Крюков положил трубку и некоторое время неподвижно стоял возле стола, а затем, сев в кресло, скучным голосом произнес:

– Вот у меня тут рапорты на вас собраны, – он ткнул пальцем в серую папку на тесемочках. – Жена просила вас не обижать, я и не обижаю, ведь правда, не обижаю? Я вам честно, как на духу… у вас в церкви так принято выражаться?.. этих рапортов более чем достаточно, чтобы особое совещание завтра же продлило вам срок. Я думаю, – он взвесил папку на ладони, – лет на пять вполне… А то и больше. А то и вообще… – Ту он замолчал и снова отстучал пальцами – теперь уже по гладкой столешнице – что-то похожее на марш. – «Аида»… Помните? Там-пам-та-ра-ра-ри-и-ра-ра… Эх, – безнадежно махнул рукой Крюков, – ничего вы не помните, Боголюбов, потому что ничего не знаете. И, скорее всего, никогда не узнаете. Ушел ваш поезд. А все фанатизм. А что это такое? Это узость мышления, неспособность взглянуть широко, всеохватно… во все стороны… Вот, – он открыл папку, поправил пенсне и прочел. – Довожу до вашего сведения, что заключенный номер сто пятнадцать недоволен условиями своего содержания, качеством питания и отсутствием – по его словам – необходимой ему медицинской помощи. Заявил, что стал жертвой произвола и гонений на церковь и ее служителей, осуществляемых вопреки конституции. Что признанный Советской властью Сергий, по его выражению, тать, иначе говоря, разбойник, похитивший то, что ему не принадлежит. Что, несмотря на все это, он готов ради своего бога Христа страдать и дальше, хоть до самой смерти. Его мучения не напрасны. Бог все видит, заявил также он. Так, так… Ну, это не существенно. Ага! Существенно вот что. Несомненно, – отчеканил начальник тюрьмы, – что заключенный номер сто пятнадцать был и остается непримиримым врагом Советской власти. Каково? – отложив папку, обратился Крюков к о. Петру. – Могу ли я не верить своему заместителю? Он человек из народа, простой, не шибко грамотный – конституцию через «а» пишет, но свое дело знает и в людях разбирается. Но я, тем не менее, вас спрошу: вы и в самом деле враг Советской власти?
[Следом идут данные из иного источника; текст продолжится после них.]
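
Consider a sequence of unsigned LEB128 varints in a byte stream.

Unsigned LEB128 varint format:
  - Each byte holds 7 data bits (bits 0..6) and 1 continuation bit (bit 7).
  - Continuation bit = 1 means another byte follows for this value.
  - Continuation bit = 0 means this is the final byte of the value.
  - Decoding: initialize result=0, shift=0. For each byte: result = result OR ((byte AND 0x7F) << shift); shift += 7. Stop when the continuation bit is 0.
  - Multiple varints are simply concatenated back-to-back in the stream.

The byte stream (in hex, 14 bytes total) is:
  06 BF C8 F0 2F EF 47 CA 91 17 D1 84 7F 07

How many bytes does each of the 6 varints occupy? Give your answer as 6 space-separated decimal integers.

Answer: 1 4 2 3 3 1

Derivation:
  byte[0]=0x06 cont=0 payload=0x06=6: acc |= 6<<0 -> acc=6 shift=7 [end]
Varint 1: bytes[0:1] = 06 -> value 6 (1 byte(s))
  byte[1]=0xBF cont=1 payload=0x3F=63: acc |= 63<<0 -> acc=63 shift=7
  byte[2]=0xC8 cont=1 payload=0x48=72: acc |= 72<<7 -> acc=9279 shift=14
  byte[3]=0xF0 cont=1 payload=0x70=112: acc |= 112<<14 -> acc=1844287 shift=21
  byte[4]=0x2F cont=0 payload=0x2F=47: acc |= 47<<21 -> acc=100410431 shift=28 [end]
Varint 2: bytes[1:5] = BF C8 F0 2F -> value 100410431 (4 byte(s))
  byte[5]=0xEF cont=1 payload=0x6F=111: acc |= 111<<0 -> acc=111 shift=7
  byte[6]=0x47 cont=0 payload=0x47=71: acc |= 71<<7 -> acc=9199 shift=14 [end]
Varint 3: bytes[5:7] = EF 47 -> value 9199 (2 byte(s))
  byte[7]=0xCA cont=1 payload=0x4A=74: acc |= 74<<0 -> acc=74 shift=7
  byte[8]=0x91 cont=1 payload=0x11=17: acc |= 17<<7 -> acc=2250 shift=14
  byte[9]=0x17 cont=0 payload=0x17=23: acc |= 23<<14 -> acc=379082 shift=21 [end]
Varint 4: bytes[7:10] = CA 91 17 -> value 379082 (3 byte(s))
  byte[10]=0xD1 cont=1 payload=0x51=81: acc |= 81<<0 -> acc=81 shift=7
  byte[11]=0x84 cont=1 payload=0x04=4: acc |= 4<<7 -> acc=593 shift=14
  byte[12]=0x7F cont=0 payload=0x7F=127: acc |= 127<<14 -> acc=2081361 shift=21 [end]
Varint 5: bytes[10:13] = D1 84 7F -> value 2081361 (3 byte(s))
  byte[13]=0x07 cont=0 payload=0x07=7: acc |= 7<<0 -> acc=7 shift=7 [end]
Varint 6: bytes[13:14] = 07 -> value 7 (1 byte(s))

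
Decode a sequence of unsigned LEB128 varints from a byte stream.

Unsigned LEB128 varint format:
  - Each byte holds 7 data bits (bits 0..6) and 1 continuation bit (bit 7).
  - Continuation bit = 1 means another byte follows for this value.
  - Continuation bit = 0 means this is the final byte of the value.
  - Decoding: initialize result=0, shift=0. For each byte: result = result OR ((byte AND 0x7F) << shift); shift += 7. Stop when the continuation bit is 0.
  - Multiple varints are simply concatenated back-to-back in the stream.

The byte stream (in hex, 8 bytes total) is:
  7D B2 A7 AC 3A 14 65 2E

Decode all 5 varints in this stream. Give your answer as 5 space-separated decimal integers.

Answer: 125 122360754 20 101 46

Derivation:
  byte[0]=0x7D cont=0 payload=0x7D=125: acc |= 125<<0 -> acc=125 shift=7 [end]
Varint 1: bytes[0:1] = 7D -> value 125 (1 byte(s))
  byte[1]=0xB2 cont=1 payload=0x32=50: acc |= 50<<0 -> acc=50 shift=7
  byte[2]=0xA7 cont=1 payload=0x27=39: acc |= 39<<7 -> acc=5042 shift=14
  byte[3]=0xAC cont=1 payload=0x2C=44: acc |= 44<<14 -> acc=725938 shift=21
  byte[4]=0x3A cont=0 payload=0x3A=58: acc |= 58<<21 -> acc=122360754 shift=28 [end]
Varint 2: bytes[1:5] = B2 A7 AC 3A -> value 122360754 (4 byte(s))
  byte[5]=0x14 cont=0 payload=0x14=20: acc |= 20<<0 -> acc=20 shift=7 [end]
Varint 3: bytes[5:6] = 14 -> value 20 (1 byte(s))
  byte[6]=0x65 cont=0 payload=0x65=101: acc |= 101<<0 -> acc=101 shift=7 [end]
Varint 4: bytes[6:7] = 65 -> value 101 (1 byte(s))
  byte[7]=0x2E cont=0 payload=0x2E=46: acc |= 46<<0 -> acc=46 shift=7 [end]
Varint 5: bytes[7:8] = 2E -> value 46 (1 byte(s))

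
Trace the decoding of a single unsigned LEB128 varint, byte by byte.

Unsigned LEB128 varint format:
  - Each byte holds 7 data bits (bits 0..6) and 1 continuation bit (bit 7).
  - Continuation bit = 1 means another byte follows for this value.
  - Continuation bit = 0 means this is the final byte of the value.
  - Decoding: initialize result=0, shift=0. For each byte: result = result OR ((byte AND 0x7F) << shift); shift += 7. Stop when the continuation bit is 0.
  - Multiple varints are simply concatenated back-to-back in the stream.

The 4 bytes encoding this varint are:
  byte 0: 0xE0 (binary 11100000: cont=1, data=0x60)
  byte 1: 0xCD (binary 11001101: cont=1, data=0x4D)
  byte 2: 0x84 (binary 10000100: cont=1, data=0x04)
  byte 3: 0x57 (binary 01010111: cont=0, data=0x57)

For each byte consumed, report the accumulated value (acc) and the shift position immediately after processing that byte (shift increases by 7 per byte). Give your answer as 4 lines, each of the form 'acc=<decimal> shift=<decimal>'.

Answer: acc=96 shift=7
acc=9952 shift=14
acc=75488 shift=21
acc=182527712 shift=28

Derivation:
byte 0=0xE0: payload=0x60=96, contrib = 96<<0 = 96; acc -> 96, shift -> 7
byte 1=0xCD: payload=0x4D=77, contrib = 77<<7 = 9856; acc -> 9952, shift -> 14
byte 2=0x84: payload=0x04=4, contrib = 4<<14 = 65536; acc -> 75488, shift -> 21
byte 3=0x57: payload=0x57=87, contrib = 87<<21 = 182452224; acc -> 182527712, shift -> 28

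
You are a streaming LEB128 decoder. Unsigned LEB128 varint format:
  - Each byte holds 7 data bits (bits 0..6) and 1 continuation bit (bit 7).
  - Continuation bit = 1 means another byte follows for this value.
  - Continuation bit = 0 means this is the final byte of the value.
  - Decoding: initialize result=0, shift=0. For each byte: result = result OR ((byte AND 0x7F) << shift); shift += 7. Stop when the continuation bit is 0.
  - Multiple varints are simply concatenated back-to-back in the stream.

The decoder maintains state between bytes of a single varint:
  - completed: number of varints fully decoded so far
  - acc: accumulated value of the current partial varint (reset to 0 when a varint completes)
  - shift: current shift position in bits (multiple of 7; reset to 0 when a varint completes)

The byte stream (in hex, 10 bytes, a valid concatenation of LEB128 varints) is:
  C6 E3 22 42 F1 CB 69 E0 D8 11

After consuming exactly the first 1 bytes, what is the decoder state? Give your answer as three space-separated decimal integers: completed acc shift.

byte[0]=0xC6 cont=1 payload=0x46: acc |= 70<<0 -> completed=0 acc=70 shift=7

Answer: 0 70 7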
– Я ей не враг, – промолвил о. Петр, но тут дыхание его пресеклось, и лишь после нескольких мучительных попыток, полувздохов, полувсхлипов, он сумел набрать полную грудь воздуха и договорить. – …и не друг. Ей надо прекратить… – Он поднял правую руку, намереваясь начертать косой крест, который власть должна раз и навсегда поставить на своих злодеяниях, но сил не хватило, и рука упала на колени. – …творить зло.

– Зло, добро, правда, ложь – из этого леса отвлеченных понятий мы с вами никогда не выберемся. Что есть добро? Зло? Что есть истина? У каждого свое понимание, у власти – тем более.

– В Христе все добро и вся истина, – преодолевая удушье, сказал о. Петр.

– Бросьте! – отмахнулся Крюков. – Всегда меня раздражали эти прописи. Я предпочитаю нечто более осязаемое. Возьмем этого самого Сергея. Кстати, как по-вашему: Сергий или Сергей?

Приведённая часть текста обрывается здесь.